Eosinophils have long been thought to as cytotoxic effector cells with terminal differentiation. Asthma and respiratory allergies, eosinophilic gastrointestinal illnesses, hypereosinophilic syndromes, and parasite infection are only a few of the diseases that have benefited from the more detailed understanding of eosinophil effector functions that has come from recent studies. Interleukin-5 (IL-5) and other cytokines, such as IL-3 and Granulocyte-Macrophage Colony-Stimulating Factor, cause the development of eosinophils, which are granulocytes, from pluripotent progenitors in the bone marrow (GM-CSF). When IL-5 and chemokines from the eotaxin family function together to react, mature eosinophils are discharged into the peripheral circulation and enter tissues. The distinctive characteristics of eosinophils in peripheral blood and tissues include bilobed nuclei, huge specialised granules that contain cytokines, cationic proteins, and enzymes, and expression of the IL-5 receptor and CC-Chemokine Rceptor 3 (CCR3).

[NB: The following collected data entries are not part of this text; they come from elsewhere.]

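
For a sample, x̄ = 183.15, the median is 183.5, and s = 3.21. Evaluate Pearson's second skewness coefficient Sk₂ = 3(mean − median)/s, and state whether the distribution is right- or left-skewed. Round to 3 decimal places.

Sk₂ = 3(183.15 − 183.5) / 3.21 = 3 × -0.3500 / 3.21
    = -1.0500 / 3.21 ≈ -0.327
Sk₂ < 0 ⇒ mean < median ⇒ left-skewed (negative skew).

-0.327, left-skewed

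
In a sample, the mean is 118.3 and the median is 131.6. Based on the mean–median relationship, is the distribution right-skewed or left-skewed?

left-skewed

mean − median = 118.3 − 131.6 = -13.3
mean < median ⇒ the longer tail is on the left ⇒ left-skewed (negatively skewed).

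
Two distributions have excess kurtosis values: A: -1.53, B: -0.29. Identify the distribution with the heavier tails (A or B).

B

Higher excess kurtosis ⇒ heavier tails relative to the normal distribution.
-1.53 vs -0.29: the larger is -0.29, so B has heavier tails.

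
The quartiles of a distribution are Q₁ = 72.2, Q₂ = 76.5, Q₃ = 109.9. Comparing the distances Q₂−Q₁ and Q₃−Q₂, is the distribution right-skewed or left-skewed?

Q₂ − Q₁ = 4.3;  Q₃ − Q₂ = 33.4
Q₃ − Q₂ > Q₂ − Q₁ ⇒ the upper half is more spread out ⇒ right-skewed.

right-skewed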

Hypereosinophilic syndrome

Since 1968, when Hardy and Anderson coined the term "Hypereosinophilic Syndromes" (HESs) to describe three individuals with severe peripheral eosinophilia and cardiovascular symptoms, it has been a source of debate. In fact, Chusid. included patients with both more benign phenotypes of HES and those with clear evidence of an eosinophilic myeloproliferative neoplasm in their landmark series of patients with HES published in 1984. They did this because they understood that "there is a continuum of hypereosinophilic disease with eosinophilic leukaemia at one pole." Patients who had secondary, curable eosinophilic illness, such as parasitic infections, were disqualified. According to this description, there are a wide range of clinical symptoms of HES, from a disease that is largely asymptomatic to thrombosis and endomyocardial fibrosis.

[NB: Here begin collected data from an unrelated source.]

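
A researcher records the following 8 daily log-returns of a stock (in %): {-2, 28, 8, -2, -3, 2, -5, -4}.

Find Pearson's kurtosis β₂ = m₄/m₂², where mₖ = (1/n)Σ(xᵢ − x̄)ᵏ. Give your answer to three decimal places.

x̄ = 2.7500
Σ(xᵢ − x̄)² = 849.5000 ⇒ m₂ = 106.18750
Σ(xᵢ − x̄)⁴ = 415040.6563 ⇒ m₄ = 51880.08203
m₂² = 11275.78516
β₂ = m₄/m₂² = 51880.08203 / 11275.78516 ≈ 4.601

4.601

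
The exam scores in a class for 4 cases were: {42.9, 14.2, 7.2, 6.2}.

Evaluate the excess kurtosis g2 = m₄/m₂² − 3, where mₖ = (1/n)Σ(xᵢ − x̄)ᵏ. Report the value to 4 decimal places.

x̄ = 17.6250
Σ(xᵢ − x̄)² = 889.7675 ⇒ m₂ = 222.44188
Σ(xᵢ − x̄)⁴ = 437085.5090 ⇒ m₄ = 109271.37726
m₂² = 49480.38775
g2 = m₄/m₂² − 3 = 2.20838 − 3 ≈ -0.7916

-0.7916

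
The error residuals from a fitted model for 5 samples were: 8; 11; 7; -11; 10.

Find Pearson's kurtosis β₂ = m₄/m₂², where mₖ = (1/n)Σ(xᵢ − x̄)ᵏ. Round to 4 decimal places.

3.1017

x̄ = 5.0000
Σ(xᵢ − x̄)² = 330.0000 ⇒ m₂ = 66.00000
Σ(xᵢ − x̄)⁴ = 67554.0000 ⇒ m₄ = 13510.80000
m₂² = 4356.00000
β₂ = m₄/m₂² = 13510.80000 / 4356.00000 ≈ 3.1017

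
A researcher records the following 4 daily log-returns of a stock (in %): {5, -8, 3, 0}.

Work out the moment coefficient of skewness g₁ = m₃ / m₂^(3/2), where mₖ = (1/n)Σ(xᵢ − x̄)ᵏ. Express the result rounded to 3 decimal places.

x̄ = (5 - 8 + 3 + 0) / 4 = 0.0000
deviations (xᵢ − x̄): 5.0000, -8.0000, 3.0000, 0.0000
Σ(xᵢ − x̄)² = 98.0000 ⇒ m₂ = 98.0000/4 = 24.50000
Σ(xᵢ − x̄)³ = -360.0000 ⇒ m₃ = -360.0000/4 = -90.00000
m₂^(3/2) = 24.50000^(1.5) = 121.26881
g₁ = m₃ / m₂^(3/2) = -90.00000 / 121.26881 ≈ -0.742

-0.742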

In a significant multicenter investigation of individuals with HES, the skin, lungs, and gastrointestinal tract were the most frequently affected organ systems at presentation, in that order of decreasing incidence. Although only around 5% of patients exhibited cardiac and neurological involvement at presentation, these problems ultimately materialised in 20% of patients, emphasising the significance of early diagnosis and efficient treatment in these illnesses.

Eosinophils regulations

One key factor affecting blood and tissue eosinophilia is the equilibrium of eosinophil production, trafficking from the bone marrow to the tissues, and apoptosis. The complex interactions between important transcription factors, such as GATA-1, CCAAT/enhancer-binding protein, and PU.1, as well as the presence of eosinophil-promoting cytokines, the most significant of which is Interleukin (IL)-5, are necessary for the regulation of eosinophilopoiesis from CD34+ stem cells in the bone marrow. Eosinophilopoiesis also takes place in extramedullary tissues, especially when allergic inflammation is present. Here, IL-5 released by tissue-resident type 2 innate lymphoid cells plays a significant role in promoting this process. The surface expression of the IL-5 receptor on the human common myeloid progenitor is a crucial and early step in eosinophil lineage commitment and is maintained even in neoplastic eosinophils, which is consistent with IL-5 playing a crucial role in eosinophilopoiesis. In other clinical situations, such as eosinophilia linked with adenocarcinoma, other cytokines, such as IL-2, IL-3, and GMCSF, appear to be substantially more significant. Murine models imply that there are checks and balances at numerous levels, but the fundamental processes by which eosinophilopoiesis is downregulated are less well understood.